Moreover, the study seeks to understand and explore whether the sub-standard management of records and information compared with internationally accepted standards, at all levels of West Indian society could be seen as a significant obstacle to the introduction of information rights legislation, in particular, the implementation, regulation and enforcement of data protection. The thesis analyses whether there is an irrefutable link between data protection and records management and if a sound records management environment would provide the required stability for the successful implementation of data protection at all levels.
In seeking to inform emerging practice in the West Indies, this is the first multi-disciplinary study that examines the provisions for data protection in select international jurisdictions from a records management perspective. The jurisdictions selected for examination are two European Union Member States, Germany and the United Kingdom as well as Canada, Australia and New Zealand where four distinct approaches for the implementation of data protection have been identified. The study examines the core principles, policies, procedures and practices in these four models for data protection using a comparative approach. Thereafter, principally qualitative data is extrapolated towards the development of a framework for the implementation of data protection in the West Indies with a view of data protection’s relationship to records management.
The thesis first interrogates how and why data protection emerged as a public issue across the selected jurisdictions in order to establish the main drivers in these societies. It examines the relationship between data protection and the management of records and information, particularly as it relates to the administration and use of the personal data of citizens by public and private agencies.
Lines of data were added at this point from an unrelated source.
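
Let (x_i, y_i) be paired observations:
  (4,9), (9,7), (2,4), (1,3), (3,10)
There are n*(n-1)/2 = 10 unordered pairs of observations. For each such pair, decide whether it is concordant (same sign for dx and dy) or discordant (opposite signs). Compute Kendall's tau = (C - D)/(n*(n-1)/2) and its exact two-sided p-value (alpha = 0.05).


Step 1: Enumerate the 10 unordered pairs (i,j) with i<j and classify each by sign(x_j-x_i) * sign(y_j-y_i).
  (1,2):dx=+5,dy=-2->D; (1,3):dx=-2,dy=-5->C; (1,4):dx=-3,dy=-6->C; (1,5):dx=-1,dy=+1->D
  (2,3):dx=-7,dy=-3->C; (2,4):dx=-8,dy=-4->C; (2,5):dx=-6,dy=+3->D; (3,4):dx=-1,dy=-1->C
  (3,5):dx=+1,dy=+6->C; (4,5):dx=+2,dy=+7->C
Step 2: C = 7, D = 3, total pairs = 10.
Step 3: tau = (C - D)/(n(n-1)/2) = (7 - 3)/10 = 0.400000.
Step 4: Exact two-sided p-value (enumerate n! = 120 permutations of y under H0): p = 0.483333.
Step 5: alpha = 0.05. fail to reject H0.

tau_b = 0.4000 (C=7, D=3), p = 0.483333, fail to reject H0.


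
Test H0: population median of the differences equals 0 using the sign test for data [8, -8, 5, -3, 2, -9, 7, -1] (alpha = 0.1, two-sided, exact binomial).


Step 1: Discard zero differences. Original n = 8; n_eff = number of nonzero differences = 8.
Nonzero differences (with sign): +8, -8, +5, -3, +2, -9, +7, -1
Step 2: Count signs: positive = 4, negative = 4.
Step 3: Under H0: P(positive) = 0.5, so the number of positives S ~ Bin(8, 0.5).
Step 4: Two-sided exact p-value = sum of Bin(8,0.5) probabilities at or below the observed probability = 1.000000.
Step 5: alpha = 0.1. fail to reject H0.

n_eff = 8, pos = 4, neg = 4, p = 1.000000, fail to reject H0.


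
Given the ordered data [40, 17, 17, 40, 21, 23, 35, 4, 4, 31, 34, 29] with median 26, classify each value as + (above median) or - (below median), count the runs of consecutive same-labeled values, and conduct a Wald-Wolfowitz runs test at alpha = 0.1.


Step 1: Compute median = 26; label A = above, B = below.
Labels in order: ABBABBABBAAA  (n_A = 6, n_B = 6)
Step 2: Count runs R = 7.
Step 3: Under H0 (random ordering), E[R] = 2*n_A*n_B/(n_A+n_B) + 1 = 2*6*6/12 + 1 = 7.0000.
        Var[R] = 2*n_A*n_B*(2*n_A*n_B - n_A - n_B) / ((n_A+n_B)^2 * (n_A+n_B-1)) = 4320/1584 = 2.7273.
        SD[R] = 1.6514.
Step 4: R = E[R], so z = 0 with no continuity correction.
Step 5: Two-sided p-value via normal approximation = 2*(1 - Phi(|z|)) = 1.000000.
Step 6: alpha = 0.1. fail to reject H0.

R = 7, z = 0.0000, p = 1.000000, fail to reject H0.


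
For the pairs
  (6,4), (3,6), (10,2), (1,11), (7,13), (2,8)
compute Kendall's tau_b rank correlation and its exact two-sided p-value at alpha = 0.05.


Step 1: Enumerate the 15 unordered pairs (i,j) with i<j and classify each by sign(x_j-x_i) * sign(y_j-y_i).
  (1,2):dx=-3,dy=+2->D; (1,3):dx=+4,dy=-2->D; (1,4):dx=-5,dy=+7->D; (1,5):dx=+1,dy=+9->C
  (1,6):dx=-4,dy=+4->D; (2,3):dx=+7,dy=-4->D; (2,4):dx=-2,dy=+5->D; (2,5):dx=+4,dy=+7->C
  (2,6):dx=-1,dy=+2->D; (3,4):dx=-9,dy=+9->D; (3,5):dx=-3,dy=+11->D; (3,6):dx=-8,dy=+6->D
  (4,5):dx=+6,dy=+2->C; (4,6):dx=+1,dy=-3->D; (5,6):dx=-5,dy=-5->C
Step 2: C = 4, D = 11, total pairs = 15.
Step 3: tau = (C - D)/(n(n-1)/2) = (4 - 11)/15 = -0.466667.
Step 4: Exact two-sided p-value (enumerate n! = 720 permutations of y under H0): p = 0.272222.
Step 5: alpha = 0.05. fail to reject H0.

tau_b = -0.4667 (C=4, D=11), p = 0.272222, fail to reject H0.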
It explores how new trends and advances in technology impact on data protection and records management in today’s digital world. Using the data gathered, it identifies the main drivers and obstacles for the West Indies as they relate to data protection implementation and finally, what issues are expected to arise with the implementation of data protection and the management of records and information in future that would affect regions similar to the West Indies. Additionally, the comparative research makes a case for key solutions, mechanisms and strategies that would prepare professionals working with records and information for how to deal with data protection implementation in an increasingly technological environment in the West Indies.